This document is an excerpt from the EUR-Lex website
Document 61997CJ0159
Sumarul hotărârii
Sumarul hotărârii
1 Convention on Jurisdiction and the Enforcement of Judgments - Prorogation of jurisdiction - Agreement conferring jurisdiction - Conditions as to form - Written form - Clause included in the general conditions on the reverse of the contract - Need for an express reference to those conditions in the contract
(Convention of 27 September 1968, Art. 17)
2 Convention on Jurisdiction and the Enforcement of Judgments - Protocol on the interpretation of the Convention by the Court of Justice - Preliminary rulings - Jurisdiction of the Court of Justice - Limits
(Convention of 27 September 1968; Protocol of 3 June 1971)
3 Convention on Jurisdiction and the Enforcement of Judgments - Prorogation of jurisdiction - Agreement conferring jurisdiction - Conditions as to form - Agreement made in a form according with usages in international trade or commerce - Concept - Criteria of assessment - Consent of the parties - Proof of the usage and of the parties' awareness of it
(Convention of 27 September 1968, Art. 17, as amended by the Convention on Accession of 1978)
4 Convention on Jurisdiction and the Enforcement of Judgments - Prorogation of jurisdiction - Agreement conferring jurisdiction - Conditions as to form - Scheme of the Convention - Exhaustive nature - Application of other conditions concerning the choice of court by the parties - Excluded
(Convention of 27 September 1968, Art. 17)
1 Whilst the mere fact that a clause conferring jurisdiction is printed on the reverse of a contract drawn up on the commercial paper of one of the parties does not of itself satisfy the requirements as to written form laid down in Article 17 of the Convention of 27 September 1968 on Jurisdiction and the Enforcement of Judgments in Civil and Commercial Matters, it is otherwise where the text of the contract signed by both parties itself contains an express reference to general conditions which include a clause conferring jurisdiction.
2 Under the division of responsibilities in the preliminary ruling procedure laid down by the Protocol of 3 June 1971 on the interpretation by the Court of Justice of the Convention of 27 September 1968 on Jurisdiction and the Enforcement of Judgments in Civil and Commercial Matters, it is solely for the national court before which the dispute has been brought, and which must assume responsibility for the subsequent judicial decision, to determine in the light of the particular circumstances of each case both the need for a preliminary ruling in order to enable it to deliver judgment and the relevance of the questions which it submits to the Court.
3 The third case mentioned in the second sentence of the first paragraph of Article 17 of the Convention of 27 September 1968 is to be interpreted as follows:
- The contracting parties' consent to the jurisdiction clause is presumed to exist where their conduct is consistent with a usage which governs the area of international trade or commerce in which they operate and of which they are, or ought to have been, aware.

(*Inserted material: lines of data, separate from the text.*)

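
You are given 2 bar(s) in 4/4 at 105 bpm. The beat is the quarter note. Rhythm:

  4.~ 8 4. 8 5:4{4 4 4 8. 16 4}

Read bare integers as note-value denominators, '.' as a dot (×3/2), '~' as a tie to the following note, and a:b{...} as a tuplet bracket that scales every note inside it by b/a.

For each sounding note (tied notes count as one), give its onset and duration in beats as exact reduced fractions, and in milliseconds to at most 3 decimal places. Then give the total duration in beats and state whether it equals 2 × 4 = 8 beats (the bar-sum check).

1) 0.0ms=0b +1142.857ms=2b
2) 1142.857ms=2b +857.143ms=3/2b
3) 2000.0ms=7/2b +285.714ms=1/2b
4) 2285.714ms=4b +457.143ms=4/5b
5) 2742.857ms=24/5b +457.143ms=4/5b
6) 3200.0ms=28/5b +457.143ms=4/5b
7) 3657.143ms=32/5b +342.857ms=3/5b
8) 4000.0ms=7b +114.286ms=1/5b
9) 4114.286ms=36/5b +457.143ms=4/5b
Σ=8b of 8 (105bpm 4/4) — PASS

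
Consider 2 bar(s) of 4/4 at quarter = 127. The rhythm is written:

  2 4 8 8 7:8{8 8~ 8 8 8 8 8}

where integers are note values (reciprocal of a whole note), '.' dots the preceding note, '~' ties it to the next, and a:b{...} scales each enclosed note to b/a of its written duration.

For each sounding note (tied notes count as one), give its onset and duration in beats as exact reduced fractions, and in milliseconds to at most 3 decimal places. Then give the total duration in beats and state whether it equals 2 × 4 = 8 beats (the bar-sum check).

1) 0.0ms=0b +944.882ms=2b
2) 944.882ms=2b +472.441ms=1b
3) 1417.323ms=3b +236.22ms=1/2b
4) 1653.543ms=7/2b +236.22ms=1/2b
5) 1889.764ms=4b +269.966ms=4/7b
6) 2159.73ms=32/7b +539.933ms=8/7b
7) 2699.663ms=40/7b +269.966ms=4/7b
8) 2969.629ms=44/7b +269.966ms=4/7b
9) 3239.595ms=48/7b +269.966ms=4/7b
10) 3509.561ms=52/7b +269.966ms=4/7b
Σ=8b of 8 (127bpm 4/4) — PASS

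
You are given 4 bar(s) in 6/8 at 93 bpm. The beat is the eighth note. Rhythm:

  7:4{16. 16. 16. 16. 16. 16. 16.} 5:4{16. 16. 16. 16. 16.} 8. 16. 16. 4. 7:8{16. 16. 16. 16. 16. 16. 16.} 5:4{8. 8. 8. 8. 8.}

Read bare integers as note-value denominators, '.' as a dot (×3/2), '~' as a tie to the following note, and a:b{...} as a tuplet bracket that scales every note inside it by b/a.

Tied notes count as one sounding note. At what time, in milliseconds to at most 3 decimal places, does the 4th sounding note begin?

note 4 onset = 9/7b = 829.493ms

1. 0.0ms @ 0 + 276.498ms (3/7)
2. 276.498ms @ 3/7 + 276.498ms (3/7)
3. 552.995ms @ 6/7 + 276.498ms (3/7)
4. 829.493ms @ 9/7 + 276.498ms (3/7)
5. 1105.991ms @ 12/7 + 276.498ms (3/7)
6. 1382.488ms @ 15/7 + 276.498ms (3/7)
7. 1658.986ms @ 18/7 + 276.498ms (3/7)
8. 1935.484ms @ 3 + 387.097ms (3/5)
9. 2322.581ms @ 18/5 + 387.097ms (3/5)
10. 2709.677ms @ 21/5 + 387.097ms (3/5)
11. 3096.774ms @ 24/5 + 387.097ms (3/5)
12. 3483.871ms @ 27/5 + 387.097ms (3/5)
13. 3870.968ms @ 6 + 967.742ms (3/2)
14. 4838.71ms @ 15/2 + 483.871ms (3/4)
15. 5322.581ms @ 33/4 + 483.871ms (3/4)
16. 5806.452ms @ 9 + 1935.484ms (3)
17. 7741.935ms @ 12 + 552.995ms (6/7)
18. 8294.931ms @ 90/7 + 552.995ms (6/7)
19. 8847.926ms @ 96/7 + 552.995ms (6/7)
20. 9400.922ms @ 102/7 + 552.995ms (6/7)
21. 9953.917ms @ 108/7 + 552.995ms (6/7)
22. 10506.912ms @ 114/7 + 552.995ms (6/7)
23. 11059.908ms @ 120/7 + 552.995ms (6/7)
24. 11612.903ms @ 18 + 774.194ms (6/5)
25. 12387.097ms @ 96/5 + 774.194ms (6/5)
26. 13161.29ms @ 102/5 + 774.194ms (6/5)
27. 13935.484ms @ 108/5 + 774.194ms (6/5)
28. 14709.677ms @ 114/5 + 774.194ms (6/5)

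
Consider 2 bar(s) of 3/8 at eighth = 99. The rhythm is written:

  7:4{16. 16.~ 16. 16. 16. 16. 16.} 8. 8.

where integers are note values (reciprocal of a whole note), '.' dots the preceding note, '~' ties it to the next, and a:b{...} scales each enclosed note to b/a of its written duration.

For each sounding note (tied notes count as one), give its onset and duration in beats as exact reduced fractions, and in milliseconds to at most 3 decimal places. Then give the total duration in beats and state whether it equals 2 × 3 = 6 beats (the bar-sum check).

1) 0.0ms=0b +259.74ms=3/7b
2) 259.74ms=3/7b +519.481ms=6/7b
3) 779.221ms=9/7b +259.74ms=3/7b
4) 1038.961ms=12/7b +259.74ms=3/7b
5) 1298.701ms=15/7b +259.74ms=3/7b
6) 1558.442ms=18/7b +259.74ms=3/7b
7) 1818.182ms=3b +909.091ms=3/2b
8) 2727.273ms=9/2b +909.091ms=3/2b
Σ=6b of 6 (99bpm 3/8) — PASS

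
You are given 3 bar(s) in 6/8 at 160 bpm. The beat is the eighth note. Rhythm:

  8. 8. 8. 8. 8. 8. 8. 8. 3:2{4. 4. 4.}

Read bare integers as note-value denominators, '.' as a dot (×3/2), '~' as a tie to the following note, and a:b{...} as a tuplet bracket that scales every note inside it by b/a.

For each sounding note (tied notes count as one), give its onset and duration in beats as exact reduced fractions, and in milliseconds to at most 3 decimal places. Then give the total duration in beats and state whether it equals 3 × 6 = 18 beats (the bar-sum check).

1) 0.0ms=0b +562.5ms=3/2b
2) 562.5ms=3/2b +562.5ms=3/2b
3) 1125.0ms=3b +562.5ms=3/2b
4) 1687.5ms=9/2b +562.5ms=3/2b
5) 2250.0ms=6b +562.5ms=3/2b
6) 2812.5ms=15/2b +562.5ms=3/2b
7) 3375.0ms=9b +562.5ms=3/2b
8) 3937.5ms=21/2b +562.5ms=3/2b
9) 4500.0ms=12b +750.0ms=2b
10) 5250.0ms=14b +750.0ms=2b
11) 6000.0ms=16b +750.0ms=2b
Σ=18b of 18 (160bpm 6/8) — PASS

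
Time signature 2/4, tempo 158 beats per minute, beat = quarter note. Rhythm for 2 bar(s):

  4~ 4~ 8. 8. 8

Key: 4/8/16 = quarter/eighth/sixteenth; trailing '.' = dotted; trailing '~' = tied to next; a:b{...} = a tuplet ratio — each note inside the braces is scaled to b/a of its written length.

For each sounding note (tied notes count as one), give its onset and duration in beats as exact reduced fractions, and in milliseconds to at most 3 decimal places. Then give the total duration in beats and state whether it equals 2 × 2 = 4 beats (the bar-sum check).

1) 0.0ms=0b +1044.304ms=11/4b
2) 1044.304ms=11/4b +284.81ms=3/4b
3) 1329.114ms=7/2b +189.873ms=1/2b
Σ=4b of 4 (158bpm 2/4) — PASS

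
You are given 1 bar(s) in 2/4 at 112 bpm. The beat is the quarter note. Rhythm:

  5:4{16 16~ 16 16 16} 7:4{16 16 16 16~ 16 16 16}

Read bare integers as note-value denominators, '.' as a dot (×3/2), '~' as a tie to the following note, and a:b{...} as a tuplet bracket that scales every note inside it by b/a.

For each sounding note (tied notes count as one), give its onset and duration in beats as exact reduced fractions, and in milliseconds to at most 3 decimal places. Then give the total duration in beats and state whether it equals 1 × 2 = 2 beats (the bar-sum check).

1) 0.0ms=0b +107.143ms=1/5b
2) 107.143ms=1/5b +214.286ms=2/5b
3) 321.429ms=3/5b +107.143ms=1/5b
4) 428.571ms=4/5b +107.143ms=1/5b
5) 535.714ms=1b +76.531ms=1/7b
6) 612.245ms=8/7b +76.531ms=1/7b
7) 688.776ms=9/7b +76.531ms=1/7b
8) 765.306ms=10/7b +153.061ms=2/7b
9) 918.367ms=12/7b +76.531ms=1/7b
10) 994.898ms=13/7b +76.531ms=1/7b
Σ=2b of 2 (112bpm 2/4) — PASS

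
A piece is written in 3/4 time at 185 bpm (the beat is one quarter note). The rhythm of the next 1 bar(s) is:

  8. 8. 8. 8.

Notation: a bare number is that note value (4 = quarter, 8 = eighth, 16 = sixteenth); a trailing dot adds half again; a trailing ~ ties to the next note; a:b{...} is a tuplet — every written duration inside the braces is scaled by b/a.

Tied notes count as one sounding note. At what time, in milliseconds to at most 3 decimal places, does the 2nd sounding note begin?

note 2 onset = 3/4b = 243.243ms

1. 0.0ms @ 0 + 243.243ms (3/4)
2. 243.243ms @ 3/4 + 243.243ms (3/4)
3. 486.486ms @ 3/2 + 243.243ms (3/4)
4. 729.73ms @ 9/4 + 243.243ms (3/4)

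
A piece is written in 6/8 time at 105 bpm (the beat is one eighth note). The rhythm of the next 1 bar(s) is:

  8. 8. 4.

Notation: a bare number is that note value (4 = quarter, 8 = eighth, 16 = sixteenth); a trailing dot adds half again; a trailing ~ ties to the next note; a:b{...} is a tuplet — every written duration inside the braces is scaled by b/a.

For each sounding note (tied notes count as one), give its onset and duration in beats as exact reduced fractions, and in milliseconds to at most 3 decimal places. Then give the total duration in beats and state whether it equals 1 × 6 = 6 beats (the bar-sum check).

1) 0.0ms=0b +857.143ms=3/2b
2) 857.143ms=3/2b +857.143ms=3/2b
3) 1714.286ms=3b +1714.286ms=3b
Σ=6b of 6 (105bpm 6/8) — PASS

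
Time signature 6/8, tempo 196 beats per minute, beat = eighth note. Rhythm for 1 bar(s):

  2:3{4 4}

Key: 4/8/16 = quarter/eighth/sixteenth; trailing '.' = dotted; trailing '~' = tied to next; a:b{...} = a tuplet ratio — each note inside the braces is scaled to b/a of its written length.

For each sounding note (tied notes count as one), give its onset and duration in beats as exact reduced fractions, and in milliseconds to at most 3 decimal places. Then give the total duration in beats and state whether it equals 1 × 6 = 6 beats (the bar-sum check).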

- The existence of such a usage, which must be determined in relation to the branch of trade or commerce in which the parties to the contract operate, is established where a particular course of conduct is generally and regularly followed by operators in that branch when concluding contracts of a particular type. It is not necessary for such a course of conduct to be established in specific countries or, in particular, in all the Contracting States. In addition, in establishing the existence of a usage, although any publicity which might be given in associations or specialised bodies to the standard forms on which a jurisdiction clause appears may help to prove that a practice is generally and regularly followed, such publicity cannot be a requirement. Furthermore, a course of conduct satisfying the conditions indicative of a usage does not cease to be a usage because it is challenged before the courts, whatever the extent of the challenges, provided that it still continues to be generally and regularly followed in the trade with which the type of contract in question is concerned.
- The specific requirements covered by the expression `form which accords' must be assessed solely in the light of the commercial usages of the branch of international trade or commerce concerned, without taking into account any particular requirements which national provisions might lay down.

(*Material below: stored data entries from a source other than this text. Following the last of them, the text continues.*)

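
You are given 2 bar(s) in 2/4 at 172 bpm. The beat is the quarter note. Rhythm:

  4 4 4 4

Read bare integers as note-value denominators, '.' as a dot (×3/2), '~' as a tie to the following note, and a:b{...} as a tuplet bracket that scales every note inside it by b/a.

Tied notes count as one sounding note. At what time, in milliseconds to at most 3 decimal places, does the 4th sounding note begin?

note 4 onset = 3b = 1046.512ms

1. 0.0ms @ 0 + 348.837ms (1)
2. 348.837ms @ 1 + 348.837ms (1)
3. 697.674ms @ 2 + 348.837ms (1)
4. 1046.512ms @ 3 + 348.837ms (1)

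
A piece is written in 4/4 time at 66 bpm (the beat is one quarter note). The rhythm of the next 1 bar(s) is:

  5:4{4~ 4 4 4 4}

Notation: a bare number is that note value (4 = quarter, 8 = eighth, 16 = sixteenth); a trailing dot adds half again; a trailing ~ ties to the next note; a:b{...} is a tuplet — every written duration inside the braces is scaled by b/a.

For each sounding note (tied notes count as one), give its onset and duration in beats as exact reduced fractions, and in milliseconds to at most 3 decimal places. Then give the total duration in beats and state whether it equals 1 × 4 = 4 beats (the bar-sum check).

1) 0.0ms=0b +1454.545ms=8/5b
2) 1454.545ms=8/5b +727.273ms=4/5b
3) 2181.818ms=12/5b +727.273ms=4/5b
4) 2909.091ms=16/5b +727.273ms=4/5b
Σ=4b of 4 (66bpm 4/4) — PASS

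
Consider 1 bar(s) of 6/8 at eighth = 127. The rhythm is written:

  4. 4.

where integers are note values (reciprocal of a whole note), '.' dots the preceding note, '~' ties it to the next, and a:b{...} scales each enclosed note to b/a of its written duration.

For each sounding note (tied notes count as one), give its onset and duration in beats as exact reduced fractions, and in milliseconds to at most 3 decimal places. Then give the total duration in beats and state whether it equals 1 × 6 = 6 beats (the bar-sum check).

1) 0.0ms=0b +1417.323ms=3b
2) 1417.323ms=3b +1417.323ms=3b
Σ=6b of 6 (127bpm 6/8) — PASS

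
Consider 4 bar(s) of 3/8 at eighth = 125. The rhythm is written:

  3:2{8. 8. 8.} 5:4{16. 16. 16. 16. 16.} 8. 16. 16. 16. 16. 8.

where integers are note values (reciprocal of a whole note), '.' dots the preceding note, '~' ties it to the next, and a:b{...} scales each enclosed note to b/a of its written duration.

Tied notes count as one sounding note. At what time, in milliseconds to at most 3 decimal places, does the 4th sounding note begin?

1. 0.0ms @ 0 + 480.0ms (1)
2. 480.0ms @ 1 + 480.0ms (1)
3. 960.0ms @ 2 + 480.0ms (1)
4. 1440.0ms @ 3 + 288.0ms (3/5)
5. 1728.0ms @ 18/5 + 288.0ms (3/5)
6. 2016.0ms @ 21/5 + 288.0ms (3/5)
7. 2304.0ms @ 24/5 + 288.0ms (3/5)
8. 2592.0ms @ 27/5 + 288.0ms (3/5)
9. 2880.0ms @ 6 + 720.0ms (3/2)
10. 3600.0ms @ 15/2 + 360.0ms (3/4)
11. 3960.0ms @ 33/4 + 360.0ms (3/4)
12. 4320.0ms @ 9 + 360.0ms (3/4)
13. 4680.0ms @ 39/4 + 360.0ms (3/4)
14. 5040.0ms @ 21/2 + 720.0ms (3/2)

note 4 onset = 3b = 1440.0ms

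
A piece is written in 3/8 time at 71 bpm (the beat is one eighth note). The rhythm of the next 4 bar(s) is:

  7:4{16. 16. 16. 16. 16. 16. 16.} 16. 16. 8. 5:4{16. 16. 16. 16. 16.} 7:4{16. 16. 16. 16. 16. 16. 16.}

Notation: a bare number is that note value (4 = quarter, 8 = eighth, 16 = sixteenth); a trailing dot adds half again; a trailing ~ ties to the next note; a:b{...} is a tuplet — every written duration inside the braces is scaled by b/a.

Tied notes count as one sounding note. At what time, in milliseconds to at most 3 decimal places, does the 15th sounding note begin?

1. 0.0ms @ 0 + 362.173ms (3/7)
2. 362.173ms @ 3/7 + 362.173ms (3/7)
3. 724.346ms @ 6/7 + 362.173ms (3/7)
4. 1086.519ms @ 9/7 + 362.173ms (3/7)
5. 1448.692ms @ 12/7 + 362.173ms (3/7)
6. 1810.865ms @ 15/7 + 362.173ms (3/7)
7. 2173.038ms @ 18/7 + 362.173ms (3/7)
8. 2535.211ms @ 3 + 633.803ms (3/4)
9. 3169.014ms @ 15/4 + 633.803ms (3/4)
10. 3802.817ms @ 9/2 + 1267.606ms (3/2)
11. 5070.423ms @ 6 + 507.042ms (3/5)
12. 5577.465ms @ 33/5 + 507.042ms (3/5)
13. 6084.507ms @ 36/5 + 507.042ms (3/5)
14. 6591.549ms @ 39/5 + 507.042ms (3/5)
15. 7098.592ms @ 42/5 + 507.042ms (3/5)
16. 7605.634ms @ 9 + 362.173ms (3/7)
17. 7967.807ms @ 66/7 + 362.173ms (3/7)
18. 8329.98ms @ 69/7 + 362.173ms (3/7)
19. 8692.153ms @ 72/7 + 362.173ms (3/7)
20. 9054.326ms @ 75/7 + 362.173ms (3/7)
21. 9416.499ms @ 78/7 + 362.173ms (3/7)
22. 9778.672ms @ 81/7 + 362.173ms (3/7)

note 15 onset = 42/5b = 7098.592ms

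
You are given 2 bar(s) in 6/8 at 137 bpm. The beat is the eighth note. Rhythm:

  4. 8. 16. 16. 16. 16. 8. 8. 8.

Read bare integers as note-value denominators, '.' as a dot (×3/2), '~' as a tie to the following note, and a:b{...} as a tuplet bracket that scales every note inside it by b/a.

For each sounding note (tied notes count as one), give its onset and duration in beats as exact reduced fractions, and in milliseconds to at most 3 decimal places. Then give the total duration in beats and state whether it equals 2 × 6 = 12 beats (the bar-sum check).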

- Awareness of the usage must be assessed with respect to the original parties to the agreement conferring jurisdiction, their nationality being irrelevant in this regard. Awareness of the usage will be established when, regardless of any specific form of publicity, in the branch of trade or commerce in which the parties operate a particular course of conduct is generally and regularly followed in the conclusion of a particular type of contract, so that it may be regarded as an established usage.
4 The choice of court in a jurisdiction clause may be assessed only in the light of considerations connected with the requirements laid down in Article 17 of the Convention of 27 September 1968. Considerations about the links between the court designated and the relationship at issue, about the validity of the clause, or about the substantive rules of liability applicable before the chosen court are unconnected with those requirements.